The phone/tablet as most common 'personal computer' is what I see that will be a constant bleed on the audience for the desktop PC. At least for the home audience the price trends over the past decade seems like a big deterrence, and the old model of having a desktop for home use and an enthusiast upgrading/modernizing it involves more. I do a fair amount of gaming on my 8-9 year old PC, and it's hard to justify an upgrade (which at this point is a whole new build) for more recent games versus getting a PS5 for 400 bucks or so (or a used one for 200-300) which is less than a reasonably capable/modern GPU by itself.

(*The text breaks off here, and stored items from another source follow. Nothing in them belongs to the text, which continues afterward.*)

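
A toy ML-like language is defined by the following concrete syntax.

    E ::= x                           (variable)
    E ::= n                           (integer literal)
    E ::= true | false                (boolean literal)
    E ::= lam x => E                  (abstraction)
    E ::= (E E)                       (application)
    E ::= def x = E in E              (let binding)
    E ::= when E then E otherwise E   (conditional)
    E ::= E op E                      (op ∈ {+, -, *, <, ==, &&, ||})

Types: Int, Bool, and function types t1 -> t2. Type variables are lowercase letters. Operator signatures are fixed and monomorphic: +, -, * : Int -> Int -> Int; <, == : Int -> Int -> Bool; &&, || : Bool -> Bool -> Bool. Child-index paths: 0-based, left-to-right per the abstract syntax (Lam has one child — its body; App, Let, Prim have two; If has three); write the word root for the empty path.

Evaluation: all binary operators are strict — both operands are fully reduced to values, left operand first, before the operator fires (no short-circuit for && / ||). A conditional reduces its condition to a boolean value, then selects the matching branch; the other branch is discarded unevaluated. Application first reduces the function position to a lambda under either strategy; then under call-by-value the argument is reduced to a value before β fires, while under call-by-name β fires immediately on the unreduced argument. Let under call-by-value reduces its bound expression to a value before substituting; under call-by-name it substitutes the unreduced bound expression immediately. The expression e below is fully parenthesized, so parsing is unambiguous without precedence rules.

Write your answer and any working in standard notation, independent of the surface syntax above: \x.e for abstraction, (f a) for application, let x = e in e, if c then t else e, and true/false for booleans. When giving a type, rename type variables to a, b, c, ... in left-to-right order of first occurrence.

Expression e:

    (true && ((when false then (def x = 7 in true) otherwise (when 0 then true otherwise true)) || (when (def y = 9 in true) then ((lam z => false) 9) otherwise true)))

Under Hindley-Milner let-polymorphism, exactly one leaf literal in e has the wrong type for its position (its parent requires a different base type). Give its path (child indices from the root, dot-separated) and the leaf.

Answer: 1.0.2.0 : 0

Working:
  unify Bool ~ Bool
  unify Bool ~ Bool
let x : Int
  unify Int ~ Bool
  FAIL: mismatch Int ~ Bool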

I guess my concern is where are the gradual on-ramps for getting people into that desktop PC (windows or otherwise) environment so they can explore and discover what it enables for them? There's no trouble if you already know you're an enthusiast, you can make an informed decision if the bill of parts is worth it, and I don't see professional-workstations going away as a tool.
If we want to revive interest in the desktop or laptop computer, and cost is a concern, then we should be steering more folks towards pre-built NUCs and SBCs with an efficient OS on top (like a friendlier Linux Desktop). The problem is that so much of the internet is so bloated and heavy that, with the way the average person uses a computer, the specs quickly become anemic.
So I guess I’m banging my efficiency and optimization drum again, is what I’m saying.
If we want to talk about disaster it's that Microsoft lost the smartphone battle. The real future of computing.